Relationship between relative bacterial virulence in waxmoth larvae and phage release rate for the sequenced evolved strains used in this study (n = 28) and the reference strain. Each data point represents one strain at a given assay temperature (24°C: data from virulence assay at 24°C and phage release assay at 24/24°C; 31°C: data from virulence assay at 31°C and phage release assay at 31/31°C). Bacterial virulence is relative to the reference strain in incubation at 24°C, similarly to Figure 4. Trend lines within each assay temperature are added for visual support only and are built using ordinary least squares regressions (95%‐enveloppes built using 500 bootstraps).

FIGURE 6

Alignment of the genomes from the 29 sequenced strains showing the variable genetic loci. Each circular track represents a sequenced genome, for which the evolutionary treatment is colour‐coded. Minor alleles for genetic variants are shown on the genome tracks in light grey (SNPs) and dark grey (indels). Ticks outside the last genome track indicate nonsynonymous variants (i.e. nonsynonymous SNPs and indels resulting in a frame shift). The outer line represents coordinates along the genome and the locations of the five predicted prophages. Prophages PP4 and PP7 are the prophages shown in Figure S4.

FIGURE 7

Association between phage release, virulence, and genetic variants observed in at least two sequenced strains. (a) Distribution of genetic variants across evolutionary treatments and association between alleles and phenotypes based on Wilcoxon rank sum tests. Variant IDs can be matched with those in Table S3 for details. (b) Visualization of the association between phenotypic values and major (M) and minor (m) alleles of variant a and of the “pooled” variants for galactokinase and glycosyltransferase.
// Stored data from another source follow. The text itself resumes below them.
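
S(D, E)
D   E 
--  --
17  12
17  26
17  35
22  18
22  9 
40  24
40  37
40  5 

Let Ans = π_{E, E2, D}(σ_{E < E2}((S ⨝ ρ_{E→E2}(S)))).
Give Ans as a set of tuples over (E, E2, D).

ρ[E→E2]: schema becomes (D, E2); tuples unchanged.
S ⋈ ρ_{E→E2}(S) (natural join on D): {(17, 12, 12), (17, 12, 26), (17, 12, 35), (17, 26, 12), (17, 26, 26), (17, 26, 35), (17, 35, 12), (17, 35, 26), (17, 35, 35), (22, 18, 18), (22, 18, 9), (22, 9, 18), (22, 9, 9), (40, 24, 24), (40, 24, 37), (40, 24, 5), (40, 37, 24), (40, 37, 37), (40, 37, 5), (40, 5, 24), (40, 5, 37), (40, 5, 5)}
Apply σ_{E < E2}; surviving tuples: {(17, 12, 26), (17, 12, 35), (17, 26, 35), (22, 9, 18), (40, 24, 37), (40, 5, 24), (40, 5, 37)}
Projecting to E, E2, D: {(12, 26, 17), (12, 35, 17), (24, 37, 40), (26, 35, 17), (5, 24, 40), (5, 37, 40), (9, 18, 22)}

{(12, 26, 17), (12, 35, 17), (24, 37, 40), (26, 35, 17), (5, 24, 40), (5, 37, 40), (9, 18, 22)}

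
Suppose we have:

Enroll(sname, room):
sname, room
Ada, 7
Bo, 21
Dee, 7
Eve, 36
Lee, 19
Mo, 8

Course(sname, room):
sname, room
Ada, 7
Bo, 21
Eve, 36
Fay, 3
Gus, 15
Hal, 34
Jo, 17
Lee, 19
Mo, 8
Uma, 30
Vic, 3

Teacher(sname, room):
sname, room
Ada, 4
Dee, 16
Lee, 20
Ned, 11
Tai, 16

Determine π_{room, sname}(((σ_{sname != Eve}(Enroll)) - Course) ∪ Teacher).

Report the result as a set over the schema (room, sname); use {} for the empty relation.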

Colours correspond to the evolutionary treatment applied to each strain.

FIGURE 8

Association between phage release, virulence, and adenine methylation changes. The heatmap shows Spearman's ρ between methylated fractions of variable m6A epiloci (rows) and phenotypes (columns; Ph., phage release; Vir., bacteria virulence in waxmoth larvae). Overlapping or closest (≤500 bp) downstream genes were assigned to each m6A epiloci. Probable gene functions were assigned to each gene product based on a manual literature search. Visualization of the relationship between m6A methylated fractions and phenotypic trait values is shown for the heatmap cells marked with a letter. The m6A epiloci used in this figure were the variable m6A epiloci with a methylation fraction range ≥0.2 across sequenced samples and an uncorrected p‐value ≤0.005 for Spearman's ρ with at least one phenotypic trait.